Manfaat dari adanya suatu standar global:
1.          Pasar modal menjadi globa dan modal investasi dapat bergerak di seluruh dunia tanpa hambatan berarti. Standard pelaporan keuangan berkualitas tinggi yang digunakan secara konsisten di seluruh dunia akan memperbaiki efisiensi alokasi lokal.
2.                  Investor dapat membuat keputusan yang lebih baik.
3.        Perusahaan-perusahaan dapat memperbaiki proses pengambilan keputusan mengenai marger dan akuisisi.
4.     Gagasan terbaik yang timbul dari aktivitas pembuatan standar dapat disebarkan dalam mengembangkan standar global yang berkualitas tertinggi.

Sedangkan dari sisi akuntansi diharapkan akan meningkatkan kualitas laporan keuangan ddengan meningkatnya komparabilitas laporan keuangan, dan transparasi bagi para pengguna salah satunya mengurangi adanya peluang yang memungkinkan munculnya manajemen laba di setiap pelaporan keuangannya.
Indonesia sebagai salah satu Negara G20 juga telah memuuskan untuk konvergensi ke IFRS. Konvergensi sendiri berarti to become similar or the same. Dengan demikian konvergensi ke IFRS dapat diartikan membuat standar akuntansi suatu Negara sama dengan IFRS. Konvergensi standar akuntansi dapat dilakukan dengan 2 (dua cara) yaitu: adopsi (mengambil langsung dari IFRS) dan harmonisasi secara sederhana dapat diartikan bahwa suatu negara tidak mengikutisepenuhnya standar yang berlaku secara internasional.

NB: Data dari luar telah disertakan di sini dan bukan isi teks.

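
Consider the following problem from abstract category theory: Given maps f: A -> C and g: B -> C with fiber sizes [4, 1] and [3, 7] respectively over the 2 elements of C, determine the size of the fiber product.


The pullback A x_C B consists of pairs (a, b) with f(a) = g(b).
For each element c in C, the fiber product has |f^-1(c)| * |g^-1(c)| elements.
Summing over C: 4 * 3 + 1 * 7
= 12 + 7 = 19

19


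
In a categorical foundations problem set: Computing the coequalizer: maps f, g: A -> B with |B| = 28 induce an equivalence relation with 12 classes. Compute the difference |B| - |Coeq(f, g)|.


The coequalizer Coeq(f, g) = B / ~ has one element per equivalence class.
|B| = 28, |Coeq(f, g)| = 12.
|B| - |Coeq(f, g)| = 28 - 12 = 16.

16


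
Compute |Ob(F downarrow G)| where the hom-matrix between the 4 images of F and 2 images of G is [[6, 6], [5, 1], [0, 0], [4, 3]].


Objects of (F downarrow G) are triples (a, b, h: F(a)->G(b)).
The count equals the sum of all entries in the hom-matrix.
sum(row 0) = 12
sum(row 1) = 6
sum(row 2) = 0
sum(row 3) = 7
Grand total = 25

25


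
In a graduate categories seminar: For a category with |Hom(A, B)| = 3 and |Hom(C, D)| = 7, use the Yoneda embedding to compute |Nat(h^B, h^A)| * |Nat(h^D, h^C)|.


By the Yoneda lemma, Nat(h^B, h^A) is isomorphic to Hom(A, B),
so |Nat(h^B, h^A)| = |Hom(A, B)| and |Nat(h^D, h^C)| = |Hom(C, D)|.
|Hom(A, B)| = 3, |Hom(C, D)| = 7.
|Nat(h^B, h^A) x Nat(h^D, h^C)| = 3 * 7 = 21

21


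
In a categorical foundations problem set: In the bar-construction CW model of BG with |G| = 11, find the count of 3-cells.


In the bar-construction CW model of BG, the n-cells are indexed by
n-tuples [g_1|...|g_n] of non-identity elements of G (degenerate
simplices with some g_i = e do not contribute cells), so there are
(|G| - 1)^n n-cells.
For dim = 3 with |G| = 11:
cells = (11 - 1)^3 = 10^3 = 1000

1000


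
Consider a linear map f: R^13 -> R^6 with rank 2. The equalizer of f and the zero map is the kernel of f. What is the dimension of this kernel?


The equalizer of f and the zero map is ker(f).
By the rank-nullity theorem: dim(ker(f)) = dim(domain) - rank(f).
dim(ker(f)) = 13 - 2 = 11

11


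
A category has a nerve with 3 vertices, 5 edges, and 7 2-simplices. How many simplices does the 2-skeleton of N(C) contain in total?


The 2-skeleton of the nerve N(C) consists of simplices in dimensions 0, 1, 2:
  |N(C)_0| = 3 (objects)
  |N(C)_1| = 5 (morphisms)
  |N(C)_2| = 7 (composable pairs)
Total = 3 + 5 + 7 = 15

15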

Negara tersebut hanya membuat standar akuntansi yang mereka miliki tidak bertentangan dengan standar akuntansi internasional. Mengingat standar akuntansi tidak terlepas dari tata hukum, social, ekonomi dan budaya suatu negara maka pengertian konvergensi ke IFRS lebih masuk akal untuk harmonisasi. Konvergensi standar akan mengahapus perbedaan tersebut perlahan-lahan dan bertahap sehingga nantinya tidak akan ada lagi perbedaan antara standar negara tersebut dengan standar yang berlaku secara internasional. Dalam perkembangannya, standar akuntansi yang awalnya single standard telah berubah menjadi triple standard, yaitu: pertama, standar akuntansi entitas tanpa akuntabilitas publik yang digunakan untuk perusahaan kecil dan menengah atau perusahaan yang tidak memiliki akuntabilitas public dan tidak memiliki fungsi fiducia, atau perusahaan yang mempunyai fungsi fiducia tetapi diwajibkan oleh regulator menggunakan standar SAK ETAP contohnya BPR. Kedua, standar akuntansi syariah, yang digunakan oleh entitas yang melakukan transaksi berbasis syariah, ketiga adalah standar akuntansi berbasis IFRS yang digunakan untuk entitas yang mempunyai fungsi fiducia dan mempunyai pertanggungjawaban public. Kendala dalam harmonisasi PSAK ke dalam IFRS.
1.                  Dewan standar akuntansi yang kekurangan sumber daya
2.                  IFRS berganti terlalu cepat sehingga ketika proses adopsi suatu standar IFRS masih dilakukan, pihak IASB sudah dalam proses mengganti IFRS tersebut.
3.                  Kendala bahasa, karena setiap standar IFRS harus diterjemahkan ke dalam bahasa indonesia dan acapkali ini tidaklah mudah.
4.                  Infrastruktur profesi akuntan yang belum siap. Untuk mengadopsi IFRS banyak metode akuntansi yang baru harus dipelajari lagi oleh para akuntan.
5.                  Kesiapan perguruan tinggi dan akuntan pendidik untuk berganti kiblat ke IFRS.
6.                  Support pemerintah terhadap issue konvergensi.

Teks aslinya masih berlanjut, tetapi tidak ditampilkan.